Les trajectoires : la grande inconnue
Si le plateau a été montré sous toutes ses coutures, on ne peut pas en dire autant du gameplay. Dans les deux vidéos mises à disposition, la circulation de la bille est peu mise en exergue. Tout ce que l’on sait vient de l’interview de Eric Meunier (Designer) et Keith Johnson (Lead Programmer) : un usage immodéré des diverters a été fait, offrant 27 trajectoires différentes.
La quantité n’étant pas la qualité et encore moins le plaisir de jeu, cet argument me semble un peu daté. La surenchère n’excite pas les adultes que nous sommes. Elle me rappelle les arguments sur les jaquettes de jeu vidéo des années 1990 et 2000 vantant le nombre de polygones, la distance d’affichage, le nombre de couleurs…
Les rampes ne nous instruisent pas beaucoup plus sur le flow, et le fond de plateau ressemble à un plat de spaghetti napolitaines (métaphore filée mesdames messieurs!) :
- deux entrées de rampes métalliques dont l’une servie par un 3ème batteur
- a priori d’autres entrées moins évidentes
- deux sorties de rampes au niveau des batteurs, celle de droite étant particulièrement longue et droite, avec une arrivée inversée par rapport aux standards habituels. Comme si la bille allait remonter dans l’inlane, même si ce n’est pas ce qu’on aperçoit dans les vidéos.
- une petite rampe qui dessert la grande rampe rectiligne
Bref, on reste sur notre faim sur le flow, impossible de savoir s’il fera mieux que son concurrent du moment Foo Fighters. Ce dernier a mis la barre très haute.
Deux versions : Collector Edition et Limited Edition
JJP a cessé de produire des versions standard depuis quelques temps déjà. C’est comme si Stern ne faisait plus de version Pro. Ainsi, les deux plateaux possèdent les mêmes mécaniques de jeu, seuls les accessoires décoratifs changent (les lions, les side rails, le topper, la statue de la liberté, art blades…).
La version Collector est limitée à 1000 exemplaires, la version Limited n’en a que le nom. Ca devient difficile à comprendre, cette histoire, Jersey Jack Pinball devrait revoir le nom de ses gammes.

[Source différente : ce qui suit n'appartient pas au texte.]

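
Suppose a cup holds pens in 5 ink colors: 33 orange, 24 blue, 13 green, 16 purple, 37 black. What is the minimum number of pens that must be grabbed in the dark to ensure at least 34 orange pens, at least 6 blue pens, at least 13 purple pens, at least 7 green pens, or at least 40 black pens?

94

The worst case stops just short of every target: 33 orange, 5 blue, 6 green, 12 purple, all 37 black — 33 + 5 + 6 + 12 + 37 = 93 pens.
One more pen must push some ink color to its target, so 93 + 1 = 94.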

Néanmoins, on constate que Stern est de plus en plus esseulé à proposer un gameplay simplifié sur un de ses modèles.
Le prix du flipper Godfather
Voici les tarifs pour un flipper Le Parrain :
- Limited Edition : 13 800€ TTC
- Collector Edition : 17 900€ TTC
Ah làlà oui c’est cher, mais souvenez-vous que la version Limited du Toy Story sortie à l’été 2022 était à 14 500€ TTC. Il ne s’agit pas d’une fleur de la part des Américains, mais d’une évolution un peu plus favorable du cours euro dollar. On mini-souffle, on ne peut pas dire qu’on respire non plus 🙂
Un pinball qu’on attend de pied ferme !
La promesse est belle, pas de doute là-dessus, et mise en valeur par une communication de plus en plus maîtrisée. Tout va dépendre désormais de la qualité des trajectoires.
De plus, Eric Meunier doit encore prouver sa valeur sur le gameplay. A la rédaction, nous avions en effet été déçus du flipper Guns ‘N Roses, dont les multibilles étaient éreintants plus qu’amusants. Ce flipper sera-t-il celui de la maturité pour le jeune designer ? On l’espère.